Many conferences and denominations around the world have some sort of effort focused on peace issues. From Justapaz in Colombia, to the Northeast Asia Regional Peacebuilding Institute, to the German Mennonite Peace Committee and so many other organizations, experts are creating and honing creative responses to conflict. But until recently, connections among those groups were relatively rare or happenstance.

A worldwide peace network is overdue, but Mennonite World Conference has been inching closer since the ball got rolling at a workshop during the 2015 MWC assembly in Harrisburg, Pa.

MWC’s emerging Global Anabaptist Peace Network will be launched at the second Global Mennonite Peacebuilding Conference and Festival June 27-30, 2019, at Mennorode in Elspeet, Netherlands.

Though MWC already has a Peace Commission, that entity is focused more on one-way listening to themes of what churches around the world are dealing with, and on preparing documents for the MWC Executive Council. The new network offers a means for practitioners to actually meet each other, share ideas, encourage one another and perhaps even create new connections and concepts.

Relationships are good. MWC’s international missions network has borne much fruit, and education is showing similar potential. Peace should be no exception.

Ekklesiyar Yan’uwa a Nigeria (EYN), the Church of the Brethren in Nigeria, is the largest national body of the Church of the Brethren in the world. EYN has expanded a robust peace witness after suffering attacks and kidnappings in 2014 by the militant group Boko Haram. Making peace is hard work. A network can share the load and help advocates facing an uphill struggle feel less alone.

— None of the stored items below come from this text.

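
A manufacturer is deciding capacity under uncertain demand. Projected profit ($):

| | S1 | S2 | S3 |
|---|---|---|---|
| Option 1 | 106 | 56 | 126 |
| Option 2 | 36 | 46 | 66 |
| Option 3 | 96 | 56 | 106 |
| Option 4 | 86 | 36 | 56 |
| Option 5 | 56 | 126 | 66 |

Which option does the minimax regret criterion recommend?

Option 5

Column bests: S1=106, S2=126, S3=126.
Option 1 regrets: 0, 70, 0 → max 70
Option 2 regrets: 70, 80, 60 → max 80
Option 3 regrets: 10, 70, 20 → max 70
Option 4 regrets: 20, 90, 70 → max 90
Option 5 regrets: 50, 0, 60 → max 60
Smallest max regret = 60 → Option 5.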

South Korea just ended mandatory jail for COs who refuse military service, while France is preparing to bring back a form of national service with military components. A network could help France prepare its young people to face difficult questions based on draft experiences in other countries, or even from American Anabaptists’ interactions with the Selective Service System.

It makes sense to not reinvent the wheel in every country and language, but instead make that wheel roll as best it can in every context.